Maybe, in order to see whether this familiar story can be new, we have to take the story out of the Church; take it out of our pious practices and traditions and even our preparation and put it out there, in the cold and the dark; put it right in the middle of people’s day-to-day lives, and tell them: God was born as a baby in Bethlehem two thousand years ago. He was born a particular Jew in a particular place at a particular time. He was conceived in and born from a virgin, all for you. You’ll very quickly see that this familiar story is just as strange, just as shocking, just as offensive, just as new, as it was in the time of Herod, and Mary and Joseph, and shepherds being visited by angels. This world is still all wrong, and if Jesus were born today, we would still kill Him, because He is God and we want to be our own gods.
As much as we might not want it to be true, as much as we might not like it, this world is much more Advent and Lent than it is Christmas and Easter. Christmas, Easter, Epiphany, Ascension: these are all feasts of the world to come. It’s true that the new world has already come in Christ’s life, death, and resurrection. It is already true for you who are in Christ. But as we look around, at the world as we see it now, it’s all Advent; it’s all waiting, and hoping, and longing; it’s all Lent; it’s all mourning over sin, it’s all grieving, it’s all death. And that’s why Christmas and Easter have to be proclaimed, declared, preached. Because we see Advent and Lent; we can only believe Christmas and Easter.

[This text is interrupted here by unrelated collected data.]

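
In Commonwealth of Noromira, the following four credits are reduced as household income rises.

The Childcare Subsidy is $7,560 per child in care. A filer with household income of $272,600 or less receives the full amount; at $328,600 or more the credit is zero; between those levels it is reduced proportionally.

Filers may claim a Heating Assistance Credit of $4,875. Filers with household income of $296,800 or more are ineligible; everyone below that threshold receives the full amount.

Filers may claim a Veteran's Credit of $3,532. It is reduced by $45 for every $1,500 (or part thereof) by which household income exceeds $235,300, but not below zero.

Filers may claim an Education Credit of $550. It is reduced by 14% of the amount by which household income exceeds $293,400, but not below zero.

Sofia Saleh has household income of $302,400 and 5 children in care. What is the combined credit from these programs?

$19,192

Childcare Subsidy: base = 5 × $7,560 = $37,800. $302,400 is $29,800 into a $56,000 phase-out range, leaving 26,200/56,000 of the credit: $37,800 × 26,200/56,000 = $17,685.
Heating Assistance Credit: $302,400 meets or exceeds the $296,800 cutoff, so the credit is $0.
Veteran's Credit: income exceeds $235,300 by $67,100, which is 45 full-or-partial $1,500 increments; reduction = 45 × $45 = $2,025, leaving $1,507.
Education Credit: 14% of the $9,000 excess over $293,400 is $1,260 ≥ base, so the credit is $0.
Total: $17,685 + $0 + $1,507 + $0 = $19,192.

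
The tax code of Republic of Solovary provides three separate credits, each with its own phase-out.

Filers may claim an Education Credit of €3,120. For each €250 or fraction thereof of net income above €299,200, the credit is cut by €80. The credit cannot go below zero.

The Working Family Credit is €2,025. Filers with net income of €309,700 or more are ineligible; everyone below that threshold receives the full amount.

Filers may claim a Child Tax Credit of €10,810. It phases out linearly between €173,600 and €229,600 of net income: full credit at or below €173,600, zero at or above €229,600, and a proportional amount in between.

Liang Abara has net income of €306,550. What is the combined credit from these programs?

Education Credit: income exceeds €299,200 by €7,350, which is 30 full-or-partial €250 increments; reduction = 30 × €80 = €2,400, leaving €720.
Working Family Credit: €306,550 is below the €309,700 cutoff, so the full €2,025 applies.
Child Tax Credit: €306,550 is at or above €229,600, so the credit is €0.
Total: €720 + €2,025 + €0 = €2,745.

€2,745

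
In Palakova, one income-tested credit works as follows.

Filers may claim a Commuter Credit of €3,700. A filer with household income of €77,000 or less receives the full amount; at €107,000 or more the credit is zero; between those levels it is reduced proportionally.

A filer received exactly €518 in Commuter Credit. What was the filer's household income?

€518 is 518/3,700 of the full €3,700, so 3,182/3,700 of the €30,000 range has been used: income = €77,000 + €30,000 × 3,182/3,700 = €102,800.

€102,800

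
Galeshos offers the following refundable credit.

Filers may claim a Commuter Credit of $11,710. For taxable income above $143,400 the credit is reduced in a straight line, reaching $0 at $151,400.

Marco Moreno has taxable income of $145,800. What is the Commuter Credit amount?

$8,197

Commuter Credit: $145,800 is $2,400 into a $8,000 phase-out range, leaving 5,600/8,000 of the credit: $11,710 × 5,600/8,000 = $8,197.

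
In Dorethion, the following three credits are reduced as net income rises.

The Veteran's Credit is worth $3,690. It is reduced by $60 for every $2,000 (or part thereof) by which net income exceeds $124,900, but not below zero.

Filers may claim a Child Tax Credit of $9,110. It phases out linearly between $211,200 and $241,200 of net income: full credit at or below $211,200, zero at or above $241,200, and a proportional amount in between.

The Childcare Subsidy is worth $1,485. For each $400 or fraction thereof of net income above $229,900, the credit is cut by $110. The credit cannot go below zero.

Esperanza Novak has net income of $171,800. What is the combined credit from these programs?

Veteran's Credit: income exceeds $124,900 by $46,900, which is 24 full-or-partial $2,000 increments; reduction = 24 × $60 = $1,440, leaving $2,250.
Child Tax Credit: $171,800 is at or below the $211,200 threshold, so the full $9,110 applies.
Childcare Subsidy: $171,800 is at or below the $229,900 threshold, so the full $1,485 applies.
Total: $2,250 + $9,110 + $1,485 = $12,845.

$12,845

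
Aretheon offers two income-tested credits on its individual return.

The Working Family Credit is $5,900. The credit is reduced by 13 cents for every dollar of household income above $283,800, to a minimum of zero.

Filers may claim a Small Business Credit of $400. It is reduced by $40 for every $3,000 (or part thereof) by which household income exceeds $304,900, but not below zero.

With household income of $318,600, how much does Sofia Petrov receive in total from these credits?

Working Family Credit: 13% of the $34,800 excess over $283,800 is $4,524; credit = $5,900 − $4,524 = $1,376.
Small Business Credit: income exceeds $304,900 by $13,700, which is 5 full-or-partial $3,000 increments; reduction = 5 × $40 = $200, leaving $200.
Total: $1,376 + $200 = $1,576.

$1,576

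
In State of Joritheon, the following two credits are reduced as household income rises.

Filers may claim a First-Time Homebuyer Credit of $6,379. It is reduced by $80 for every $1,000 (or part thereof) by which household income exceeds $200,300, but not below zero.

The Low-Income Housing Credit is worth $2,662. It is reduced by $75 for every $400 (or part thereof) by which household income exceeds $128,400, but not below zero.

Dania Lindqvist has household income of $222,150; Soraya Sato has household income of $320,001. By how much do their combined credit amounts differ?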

So tonight we have come here, to this familiar place on this familiar day. We are here in the midst of a world that wants everything new, nothing familiar, nothing old: new computer, new car, new house, new spouse, new job, new church. But we are here to rejoice. To rejoice, in the middle of a world gone wrong, that Christ was born to set things right. So “Let us, then, rejoice and be happy today. Let our mouths be full of [the] laughter [of the Son of God] and our tongues full of [praise for Him]. For the holy message of Christmas is that heaven’s gates are open for us” (C.F.W. Walther [adapted]). Bethlehem has opened Eden! Salvation is created! Wide open stand the gates adorned with pearl, not only because Christ descended to be born of Mary, but because He descends to us still, in Word and Supper.
And so you need never leave home, because your King and Lord descends to you, bringing His Home to you here in this house. You awoke in this familiar story, but tonight it is new—not because you or I can manufacture a new feeling, and certainly not because we can manufacture joy, but because tonight is the night when God struck the chime beginning salvation’s hour. His familiar salvation will always be new in mercy, until there is no more Advent and Lent, only Christmas and Easter, only life. “Come, Jesus, come, Messiah Lord,/Lost paradise restore;/Lead past the angel’s flaming sword—/Come, open heaven’s door” (342:4). The angels’ Hallelujah rings out again, far and near: Christ, the Savior, is here!
In the Name of the Father and of the Son and of the Holy Spirit. Amen. “And the peace of God, which surpasses all understanding, will guard your hearts and your minds in Christ Jesus” (Philippians 4:7, ESV). Amen.